A project I work on needed a functionality of “export user and all dependent objects” (it was already needed a few years ago, but it’s also a relatively easy way to comply with the GDPR requirement to allow a user to get all the data you keep on them). So, instead of writing code listing specific models, which would then need to be maintained every time a model is added, we wrote something generic – used django.db.models.deletion.Collector to collect the objects and then dump them as JSON, et voila.
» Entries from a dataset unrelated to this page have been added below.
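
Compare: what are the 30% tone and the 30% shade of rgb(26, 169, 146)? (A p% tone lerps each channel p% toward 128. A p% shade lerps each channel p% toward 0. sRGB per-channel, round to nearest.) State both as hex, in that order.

#399d8d, #127666

30% tone:
  R: 26 + 0.3×(128−26) = 26 + 30.6 = 56.6 → 57
  G: 169 + 0.3×(128−169) = 169 − 12.3 = 156.7 → 157
  B: 146 + 0.3×(128−146) = 146 − 5.4 = 140.6 → 141
  → #399d8d
30% shade:
  R: 26 + 0.3×(0−26) = 26 − 7.8 = 18.2 → 18
  G: 169 + 0.3×(0−169) = 169 − 50.7 = 118.3 → 118
  B: 146 + 0.3×(0−146) = 146 − 43.8 = 102.2 → 102
  → #127666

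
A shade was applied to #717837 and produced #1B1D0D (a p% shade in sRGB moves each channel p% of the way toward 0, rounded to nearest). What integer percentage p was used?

#717837 is rgb(113, 120, 55); #1B1D0D is rgb(27, 29, 13).
On the G channel (widest range): 29 ≈ 120 + (p/100)(0 − 120), so p ≈ 100×(29 − 120)/(0 − 120) = -9100/-120 = 75.83.
p = 76 reproduces all three channels after rounding.

76%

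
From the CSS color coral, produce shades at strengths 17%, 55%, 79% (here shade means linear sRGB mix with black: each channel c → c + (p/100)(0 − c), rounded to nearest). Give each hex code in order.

#D46942, #733924, #361B11

CSS coral is rgb(255, 127, 80).
17%: (255 − 43.35 = 211.65→212, 127 − 21.59 = 105.41→105, 80 − 13.6 = 66.4→66) → #D46942
55%: (255 − 140.25 = 114.75→115, 127 − 69.85 = 57.15→57, 80 − 44 = 36→36) → #733924
79%: (255 − 201.45 = 53.55→54, 127 − 100.33 = 26.67→27, 80 − 63.2 = 16.8→17) → #361B11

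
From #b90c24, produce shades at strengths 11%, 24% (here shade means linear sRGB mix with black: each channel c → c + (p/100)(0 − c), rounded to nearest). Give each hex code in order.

#b90c24 is rgb(185, 12, 36).
11%: (185 − 20.35 = 164.65→165, 12 − 1.32 = 10.68→11, 36 − 3.96 = 32.04→32) → #a50b20
24%: (185 − 44.4 = 140.6→141, 12 − 2.88 = 9.12→9, 36 − 8.64 = 27.36→27) → #8d091b

#a50b20, #8d091b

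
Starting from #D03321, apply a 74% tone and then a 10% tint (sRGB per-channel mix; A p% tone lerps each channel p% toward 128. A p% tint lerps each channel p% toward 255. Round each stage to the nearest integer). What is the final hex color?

#A07B76

#D03321 is rgb(208, 51, 33).
Per channel, c → c + 0.74(128 − c):
  R: 208 + 0.74×(128−208) = 208 − 59.2 = 148.8 → 149
  G: 51 + 56.98 = 107.98 → 108
  B: 33 + 0.74×(128−33) = 33 + 70.3 = 103.3 → 103
After the tone: rgb(149, 108, 103) = #956C67.
Per channel, c → c + 0.1(255 − c):
  R: 149 + 0.1×(255−149) = 149 + 10.6 = 159.6 → 160
  G: 108 + 14.7 = 122.7 → 123
  B: 103 + 0.1×(255−103) = 103 + 15.2 = 118.2 → 118
rgb(160, 123, 118) = #A07B76.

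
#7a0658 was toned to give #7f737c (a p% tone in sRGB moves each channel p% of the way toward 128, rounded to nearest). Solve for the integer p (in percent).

#7a0658 is rgb(122, 6, 88); #7f737c is rgb(127, 115, 124).
On the G channel (widest range): 115 ≈ 6 + (p/100)(128 − 6), so p ≈ 100×(115 − 6)/(128 − 6) = 10900/122 = 89.34.
p = 89 reproduces all three channels after rounding.

89%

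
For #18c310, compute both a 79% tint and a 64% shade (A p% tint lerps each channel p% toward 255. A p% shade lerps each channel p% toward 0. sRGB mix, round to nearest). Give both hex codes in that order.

#18c310 is rgb(24, 195, 16).
79% tint:
  R: 24 + 0.79×(255−24) = 24 + 182.49 = 206.49 → 206
  G: 195 + 47.4 = 242.4 → 242
  B: 16 + 0.79×(255−16) = 16 + 188.81 = 204.81 → 205
  → #cef2cd
64% shade:
  R: 24 + 0.64×(0−24) = 24 − 15.36 = 8.64 → 9
  G: 195 + 0.64×(0−195) = 195 − 124.8 = 70.2 → 70
  B: 16 − 10.24 = 5.76 → 6
  → #094606

#cef2cd, #094606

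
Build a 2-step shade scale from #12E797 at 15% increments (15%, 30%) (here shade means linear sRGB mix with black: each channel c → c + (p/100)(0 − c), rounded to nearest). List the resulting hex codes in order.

#12E797 is rgb(18, 231, 151).
15%: (18 − 2.7 = 15.3→15, 231 − 34.65 = 196.35→196, 151 − 22.65 = 128.35→128) → #0FC480
30%: (18 − 5.4 = 12.6→13, 231 − 69.3 = 161.7→162, 151 − 45.3 = 105.7→106) → #0DA26A

#0FC480, #0DA26A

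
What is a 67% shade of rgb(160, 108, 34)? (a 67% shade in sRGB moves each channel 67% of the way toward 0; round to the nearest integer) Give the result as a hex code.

#35240B

Per channel, c → c + 0.67(0 − c):
  R: 160 + 0.67×(0−160) = 160 − 107.2 = 52.8 → 53
  G: 108 + 0.67×(0−108) = 108 − 72.36 = 35.64 → 36
  B: 34 + 0.67×(0−34) = 34 − 22.78 = 11.22 → 11
rgb(53, 36, 11) = #35240B.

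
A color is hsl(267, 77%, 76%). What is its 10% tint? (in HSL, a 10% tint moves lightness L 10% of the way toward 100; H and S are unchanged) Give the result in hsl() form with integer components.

L moves 10% from 76 toward 100: 76 + 2.4 = 78.4 → 78.
H and S are unchanged.

hsl(267, 77%, 78%)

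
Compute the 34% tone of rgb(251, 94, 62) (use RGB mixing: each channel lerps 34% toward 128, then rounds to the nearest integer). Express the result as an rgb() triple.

rgb(209, 106, 84)

Lerp each channel 34% toward 128:
  R: 251 + 0.34×(128−251) = 251 − 41.82 = 209.18 → 209
  G: 94 + 11.56 = 105.56 → 106
  B: 62 + 22.44 = 84.44 → 84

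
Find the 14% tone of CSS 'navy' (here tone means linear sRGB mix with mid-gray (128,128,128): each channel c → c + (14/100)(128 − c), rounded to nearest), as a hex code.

#121280

CSS navy is rgb(0, 0, 128).
Lerp each channel 14% toward 128:
  R: 0 + 0.14×(128−0) = 0 + 17.92 = 17.92 → 18
  G: 0 + 17.92 = 17.92 → 18
  B: 128 + 0.14×(128−128) = 128 + 0 = 128 → 128
rgb(18, 18, 128) = #121280.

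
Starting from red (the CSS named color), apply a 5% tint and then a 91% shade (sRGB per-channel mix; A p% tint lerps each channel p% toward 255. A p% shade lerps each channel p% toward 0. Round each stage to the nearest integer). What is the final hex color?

CSS red is rgb(255, 0, 0).
Per channel, c → c + 0.05(255 − c):
  R: 255 + 0.05×(255−255) = 255 + 0 = 255 → 255
  G: 0 + 0.05×(255−0) = 0 + 12.75 = 12.75 → 13
  B: 0 + 0.05×(255−0) = 0 + 12.75 = 12.75 → 13
After the tint: rgb(255, 13, 13) = #ff0d0d.
A 91% shade moves each channel 91% toward 0:
  R: 255 + 0.91×(0−255) = 255 − 232.05 = 22.95 → 23
  G: 13 + 0.91×(0−13) = 13 − 11.83 = 1.17 → 1
  B: 13 + 0.91×(0−13) = 13 − 11.83 = 1.17 → 1
rgb(23, 1, 1) = #170101.

#170101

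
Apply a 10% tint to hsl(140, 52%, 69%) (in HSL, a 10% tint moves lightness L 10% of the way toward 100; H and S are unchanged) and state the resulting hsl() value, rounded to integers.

L moves 10% from 69 toward 100: 69 + 3.1 = 72.1 → 72.
H and S are unchanged.

hsl(140, 52%, 72%)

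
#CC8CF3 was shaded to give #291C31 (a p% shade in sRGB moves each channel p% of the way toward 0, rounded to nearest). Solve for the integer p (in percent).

#CC8CF3 is rgb(204, 140, 243); #291C31 is rgb(41, 28, 49).
On the B channel (widest range): 49 ≈ 243 + (p/100)(0 − 243), so p ≈ 100×(49 − 243)/(0 − 243) = -19400/-243 = 79.84.
p = 80 reproduces all three channels after rounding.

80%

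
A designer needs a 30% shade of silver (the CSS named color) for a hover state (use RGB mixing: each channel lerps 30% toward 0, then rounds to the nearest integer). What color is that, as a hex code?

CSS silver is rgb(192, 192, 192).
Lerp each channel 30% toward 0:
  R: 192 + 0.3×(0−192) = 192 − 57.6 = 134.4 → 134
  G: 192 + 0.3×(0−192) = 192 − 57.6 = 134.4 → 134
  B: 192 + 0.3×(0−192) = 192 − 57.6 = 134.4 → 134
rgb(134, 134, 134) = #868686.

#868686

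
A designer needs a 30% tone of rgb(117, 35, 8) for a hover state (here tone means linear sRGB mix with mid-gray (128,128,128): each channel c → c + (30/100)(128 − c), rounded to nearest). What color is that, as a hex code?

Per channel, c → c + 0.3(128 − c):
  R: 117 + 0.3×(128−117) = 117 + 3.3 = 120.3 → 120
  G: 35 + 0.3×(128−35) = 35 + 27.9 = 62.9 → 63
  B: 8 + 0.3×(128−8) = 8 + 36 = 44 → 44
rgb(120, 63, 44) = #783f2c.

#783f2c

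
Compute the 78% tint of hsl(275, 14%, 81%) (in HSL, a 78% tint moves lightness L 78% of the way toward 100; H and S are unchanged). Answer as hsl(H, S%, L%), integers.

L moves 78% from 81 toward 100: 81 + 14.82 = 95.82 → 96.
H and S are unchanged.

hsl(275, 14%, 96%)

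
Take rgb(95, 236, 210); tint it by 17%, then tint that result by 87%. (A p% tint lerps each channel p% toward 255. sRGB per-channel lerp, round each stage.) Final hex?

#eefdfa

Per channel, c → c + 0.17(255 − c):
  R: 95 + 0.17×(255−95) = 95 + 27.2 = 122.2 → 122
  G: 236 + 0.17×(255−236) = 236 + 3.23 = 239.23 → 239
  B: 210 + 0.17×(255−210) = 210 + 7.65 = 217.65 → 218
After the tint: rgb(122, 239, 218) = #7aefda.
An 87% tint moves each channel 87% toward 255:
  R: 122 + 0.87×(255−122) = 122 + 115.71 = 237.71 → 238
  G: 239 + 0.87×(255−239) = 239 + 13.92 = 252.92 → 253
  B: 218 + 0.87×(255−218) = 218 + 32.19 = 250.19 → 250
rgb(238, 253, 250) = #eefdfa.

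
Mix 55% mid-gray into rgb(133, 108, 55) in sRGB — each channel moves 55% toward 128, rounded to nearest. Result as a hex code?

Lerp each channel 55% toward 128:
  R: 133 − 2.75 = 130.25 → 130
  G: 108 + 0.55×(128−108) = 108 + 11 = 119 → 119
  B: 55 + 40.15 = 95.15 → 95
rgb(130, 119, 95) = #82775f.

#82775f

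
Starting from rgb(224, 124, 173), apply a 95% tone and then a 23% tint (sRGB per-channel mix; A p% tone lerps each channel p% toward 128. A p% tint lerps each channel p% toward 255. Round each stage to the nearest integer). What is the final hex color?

#A19D9F

A 95% tone moves each channel 95% toward 128:
  R: 224 − 91.2 = 132.8 → 133
  G: 124 + 3.8 = 127.8 → 128
  B: 173 + 0.95×(128−173) = 173 − 42.75 = 130.25 → 130
After the tone: rgb(133, 128, 130) = #858082.
Per channel, c → c + 0.23(255 − c):
  R: 133 + 0.23×(255−133) = 133 + 28.06 = 161.06 → 161
  G: 128 + 0.23×(255−128) = 128 + 29.21 = 157.21 → 157
  B: 130 + 0.23×(255−130) = 130 + 28.75 = 158.75 → 159
rgb(161, 157, 159) = #A19D9F.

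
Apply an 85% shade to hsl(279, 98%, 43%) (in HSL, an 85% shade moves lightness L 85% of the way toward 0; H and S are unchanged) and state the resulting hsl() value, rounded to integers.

L moves 85% from 43 toward 0: 43 − 36.55 = 6.45 → 6.
H and S are unchanged.

hsl(279, 98%, 6%)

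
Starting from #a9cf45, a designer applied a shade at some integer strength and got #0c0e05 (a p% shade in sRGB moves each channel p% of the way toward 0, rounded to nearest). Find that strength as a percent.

93%

#a9cf45 is rgb(169, 207, 69); #0c0e05 is rgb(12, 14, 5).
On the G channel (widest range): 14 ≈ 207 + (p/100)(0 − 207), so p ≈ 100×(14 − 207)/(0 − 207) = -19300/-207 = 93.24.
p = 93 reproduces all three channels after rounding.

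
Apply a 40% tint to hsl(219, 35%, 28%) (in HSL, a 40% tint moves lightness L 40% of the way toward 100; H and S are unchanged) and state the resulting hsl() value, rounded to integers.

L moves 40% from 28 toward 100: 28 + 28.8 = 56.8 → 57.
H and S are unchanged.

hsl(219, 35%, 57%)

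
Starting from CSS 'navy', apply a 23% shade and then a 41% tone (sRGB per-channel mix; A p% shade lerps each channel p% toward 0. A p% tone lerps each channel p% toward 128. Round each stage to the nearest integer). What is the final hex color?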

We did need to use the Collector, a private API, directly, but we mostly just needed to use it.

But now we’ve encountered a problem with the approach – we started using on_delete=PROTECT on FKs, and that broke the collection; since the Collector assumes objects are collected for deletion, when it encounters objects related through such a FK, it cries foul.

This check in the collector – invoking and acting upon decisions of the on_delete parameter – is hardwired into its collect() method; so in order to make it do what I wanted, I had no choice but to override it with an almost-exact copy.

So, I would like to start a discussion about doing at least one of two things –

  • Defining the export functionality mentioned above important enough to be supported by a pubic API, or,
  • Making the current collector a little more modular, so that a user could collect objects not just for deletion

Opinions and ideas welcome.

Hmm, is Collector using any private APIs internally? I’m curious if we can make it slightly more modular to accomodate your use case, but I’m not sure if we want to make it totally modular and bring it out of the nice specific bubble it’s in and have to complicate it even more.

It uses the Rel objects on FKs. These are borderline – they are accessible via public Field objects retrieved using the public _meta API, but have been treated as private (e.g. moved from one side of the relation to the other, at some point during the 2.x period, without much fanfare).

I took another look at the Collector, and I note that with the addition of the RESTRICT on-delete behavior (in 3.1), it is now more complex and more closely coupled to deletion.

I don’t think it would make much sense to modularize the code in the name of other uses, unless we either declare the API public, or include the other uses in Django. That would be a muddy situation, and I doubt it could be maintained for long.

Yeah, it just doesn’t feel appropriate to me, honestly, as sad as that is for making your problem harder. It’s already complex enough and quite tied to deletion - not sure what it’d grow into.

Maybe the answer here is something external that just relies on the sort-of-public nature of Rels, and just has to keep an eye on what we do with them?